Quand Rafik Khalifa signait des documents au nom de la République
Khalifa avait ses entrées partout en Algérie. Il était consacré meilleur manager de l’année. Il a même été décoré par le président de l’Assemblée nationale, Karim Younès. Il se rapprochait du président Bouteflika fraîchement élu à la tête de l’Etat algérien. Il financera, comme on verra plus loin, les actions de la diplomatie parallèle et ira jusqu’à signer des contrats au nom de la République algérienne. Il était pratiquement un super-ministre sans portefeuille. Il était à la fois craint et respecté.

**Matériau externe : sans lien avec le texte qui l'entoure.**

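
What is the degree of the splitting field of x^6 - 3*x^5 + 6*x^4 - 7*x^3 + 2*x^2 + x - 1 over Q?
24

The degree of the splitting field over Q equals the order of the Galois group, so first determine the group. The polynomial f is an irreducible sextic over Q, so G = Gal(f/Q) is one of the 16 transitive subgroups 6T1, ..., 6T16 of S_6. The discriminant of f is 810448, which is not a perfect square, so G is not contained in A_6. The transitive groups of degree 6 not contained in A_6 are: C_6 (6T1, order 6), S_3 (6T2, order 6), D_6 (6T3, order 12), C_3 x S_3 (6T5, order 18), A_4 x C_2 (6T6, order 24), S_4 (6T8, order 24), S_3 x S_3 (6T9, order 36), S_4 x C_2 (6T11, order 48), (S_3 x S_3) : C_2 (6T13, order 72), PGL(2,5) (6T14, order 120), S_6 (6T16, order 720). By Dedekind's theorem, for a prime p not dividing disc(f) the degrees of the irreducible factors of f mod p form the cycle type of an element of G. Factoring f modulo the 22 such primes p <= 89 (skipping 2, 37, which divide the discriminant), each new pattern first appears at: mod 3: f = (x^3 + x^2 + x + 2)(x^3 + 2x^2 + 1), pattern 3+3; mod 5: f = (x^2 + 3)(x^2 + 3x + 4)(x^2 + 4x + 2), pattern 2+2+2; mod 17: f = (x + 1)(x + 15)(x^4 + 15x^3 + 6x^2 + 12x + 9), pattern 4+1+1; mod 67: f = (x + 4)(x + 62)(x^2 + 66x + 40)(x^2 + 66x + 50), pattern 2+2+1+1. No other pattern occurs in this range, so the set of observed cycle types is {3+3, 2+2+2, 4+1+1, 2+2+1+1}. The candidates containing elements of all these cycle types are S_4 (6T8) of order 24, S_4 x C_2 (6T11) of order 48, PGL(2,5) (6T14) of order 120, S_6 (6T16) of order 720; the others are excluded. The observed types are precisely the cycle types that occur in S_4 (6T8) (apart from the identity). Each of the other remaining candidates has further cycle types, and by the Chebotarev density theorem the matching factorization patterns would occur for a proportion of primes equal to their share of the group: S_4 x C_2 (6T11) additionally contains elements of type 6, 4+2, 2+1+1+1+1 (17 of its 48 elements, about 35% of primes); PGL(2,5) (6T14) additionally contains elements of type 6, 5+1 (44 of its 120 elements, about 37% of primes); S_6 (6T16) additionally contains elements of type 6, 5+1, 4+2, 3+2+1, 3+1+1+1, 2+1+1+1+1 (529 of its 720 elements, about 73% of primes). None of the 22 primes tested shows any such pattern (for each of these groups the chance of that is below 10^-4), which rules them out. Hence G = S_4 (6T8), of order 24. The Galois group S_4 (6T8) has order 24, so the splitting field has degree 24 over Q.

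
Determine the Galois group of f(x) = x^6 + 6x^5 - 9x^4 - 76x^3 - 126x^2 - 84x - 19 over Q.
The polynomial f is an irreducible sextic over Q, so G = Gal(f/Q) is one of the 16 transitive subgroups 6T1, ..., 6T16 of S_6. The discriminant of f is -223154201664, which is not a perfect square, so G is not contained in A_6. The transitive groups of degree 6 not contained in A_6 are: C_6 (6T1, order 6), S_3 (6T2, order 6), D_6 (6T3, order 12), C_3 x S_3 (6T5, order 18), A_4 x C_2 (6T6, order 24), S_4 (6T8, order 24), S_3 x S_3 (6T9, order 36), S_4 x C_2 (6T11, order 48), (S_3 x S_3) : C_2 (6T13, order 72), PGL(2,5) (6T14, order 120), S_6 (6T16, order 720). By Dedekind's theorem, for a prime p not dividing disc(f) the degrees of the irreducible factors of f mod p form the cycle type of an element of G. Factoring f modulo the 33 such primes p <= 149 (skipping 2, 3, which divide the discriminant), each new pattern first appears at: mod 5: f = (x^3 + 2x + 1)(x^3 + x^2 + 4x + 1), pattern 3+3; mod 7: f = (x^6 + 6x^5 + 5x^4 + x^3 + 2), pattern 6; mod 17: f = (x + 9)(x + 10)(x^2 + 2x + 12)(x^2 + 2x + 13), pattern 2+2+1+1; mod 19: f = (x)(x + 2)(x + 8)(x + 13)(x^2 + 2x + 8), pattern 2+1+1+1+1; mod 71: f = (x^2 + 2x + 30)(x^2 + 2x + 33)(x^2 + 2x + 58), pattern 2+2+2. No other pattern occurs in this range, so the set of observed cycle types is {3+3, 6, 2+2+1+1, 2+1+1+1+1, 2+2+2}. The candidates containing elements of all these cycle types are A_4 x C_2 (6T6) of order 24, S_4 x C_2 (6T11) of order 48, (S_3 x S_3) : C_2 (6T13) of order 72, S_6 (6T16) of order 720; the others are excluded. The observed types are precisely the cycle types that occur in A_4 x C_2 (6T6) (apart from the identity). Each of the other remaining candidates has further cycle types, and by the Chebotarev density theorem the matching factorization patterns would occur for a proportion of primes equal to their share of the group: S_4 x C_2 (6T11) additionally contains elements of type 4+2, 4+1+1 (12 of its 48 elements, about 25% of primes); (S_3 x S_3) : C_2 (6T13) additionally contains elements of type 4+2, 3+2+1, 3+1+1+1 (34 of its 72 elements, about 47% of primes); S_6 (6T16) additionally contains elements of type 5+1, 4+2, 4+1+1, 3+2+1, 3+1+1+1 (484 of its 720 elements, about 67% of primes). None of the 33 primes tested shows any such pattern (for each of these groups the chance of that is below 10^-4), which rules them out. Hence G = A_4 x C_2 (6T6), of order 24.

6T6: A_4 x C_2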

Quelque 500 000 dollars ont été déboursés par Khalifa pour payer l’opération de lobbying engagée par le gouvernement algérien en vue de séduire l’administration, les membres du Congrès et les milieux d’affaires américains
Ce matin, mardi 2 avril, s’ouvre à Blida le procès de ce qu’il est convenu d’appeler, l’escroquerie du siècle. Il s’agit de l’affaire du golden boy algérien, Rafik Moumen Khalifa. Un jeune homme qui avait défrayé la chronique européenne en juin 2001 lorsqu’il avait damé le pion aux grandes enseignes du monde du sponsoring et de l’industrie, tels le japonais Sony ou la grande chaîne de parfumerie Marionnaud ou Orange, l’opérateur européen de téléphonie pour succéder au géant suédois Ericson comme sponsor maillot du club phocéen, l’Olympique de Marseille. Un illustre inconnu qui venait proposer la meilleure offre au richissime propriétaire de l’OM, feu Robert Louis Dreyfus pour que s’affiche sur la tunique des joueurs marseillais un nom typiquement arabe «KHALIFA» accolé à une abréviation anglaise «AIRWAYS». Le contrat portait sur un apport annuel de pas moins de 18 millions de Francs français (l’Euro n’existait pas encore) et mise à la disposition du club d’un Airbus pour une durée de cinq années.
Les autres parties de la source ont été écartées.